Aigues-mortes, Francia

A la amurallada Aigues-Mortes se le entra por muchas puertas. Sin embargo, no importa cual se escoja: siempre se llega a unas calles y plazas pintorescas llenas de souvenirs  expuestos y comprados por los miles de turistas que son atendidos por decenas de vendedores. Todos desaparecen en las noches : turistas, vendedores, camareros, mercancías así como miles de helados multicolores,  recuerdos de cerámica rojo-verde-naranja,  camisetas con toros estampados, kilos de paellas, decenas de litros de sangría así como muchas botellas de vin de sable.

Las casas de los lugareños  tienen ventanas. Casi todos están cerradas, como si los locales hubiesen decidido  esconderse de los turistas durante el día y  recuperar sus calles, sus iglesias y sus murallas en las noches. Hay algunas contraventana entre-abiertas, como si desde el interior alguien o algo espiara a los invasores. Ocasionalmente, se encuentra  totalmente  abierta, como por error o por culpa de un vendaval. Pero en cualquiera de los casos, nunca hay señal de vida, nadie jamás se asoma, ni se evidencia movimiento alguno en el interior, el cual se mantiene rigurosamente oscuro. Se podría incluso pensar que detrás de esas ventanas  moran seres de otra galaxia que se divierten observando las conductas repetitivas y absurdas de los turistas; o son humanos de vida eterna que habitan en Aigues-Mortes desde tiempos indefinidos y están aburridos de tratar con los hombres modernos.

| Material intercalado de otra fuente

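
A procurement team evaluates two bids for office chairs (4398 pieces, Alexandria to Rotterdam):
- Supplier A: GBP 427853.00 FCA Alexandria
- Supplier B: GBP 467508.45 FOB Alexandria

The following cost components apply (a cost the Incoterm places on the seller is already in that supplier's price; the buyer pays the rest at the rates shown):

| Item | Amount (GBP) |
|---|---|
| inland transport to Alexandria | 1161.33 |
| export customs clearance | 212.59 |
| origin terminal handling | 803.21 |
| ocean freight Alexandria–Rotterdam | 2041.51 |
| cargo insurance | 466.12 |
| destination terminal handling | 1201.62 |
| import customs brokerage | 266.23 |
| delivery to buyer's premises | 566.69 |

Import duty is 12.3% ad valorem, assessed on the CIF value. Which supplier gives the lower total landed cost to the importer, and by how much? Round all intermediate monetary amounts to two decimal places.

Supplier A (FCA):
CIF value = FCA price + origin terminal + freight + insurance = 427853.00 + 803.21 + 2041.51 + 466.12 = 431163.84
Import duty = 431163.84 × 12.3% = 53033.15
Buyer bears (A): 803.21 + 2041.51 + 466.12 + 1201.62 + 266.23 + 566.69 = 5345.38
Landed cost (A) = invoice 427853.00 + 5345.38 + duty 53033.15 = 486231.53
Supplier B (FOB):
CIF value = FOB price + freight + insurance = 467508.45 + 2041.51 + 466.12 = 470016.08
Import duty = 470016.08 × 12.3% = 57811.98
Buyer bears (B): 2041.51 + 466.12 + 1201.62 + 266.23 + 566.69 = 4542.17
Landed cost (B) = invoice 467508.45 + 4542.17 + duty 57811.98 = 529862.60
Difference = |486231.53 − 529862.60| = 43631.07

Supplier A is cheaper by GBP 43631.07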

Se pudiera incluso pensar que la ciudad es de utilería o quizás un emplazamiento fantasma que aparece de día y desaparece de noche.

Al lado de la muralla, hay una inmensa salina. La sal se vende de día a los turistas, en bellas presentaciones.

Quizás alguien descubra algún día que todo lo que pasa por Aigues-mortes de día es convertido en sal al atardecer y vendido al día siguiente a la nueva marabunta de turistas. Una suerte de reciclaje que explicaría el extraño nombre de este amurallado e insólito emplazamiento marino.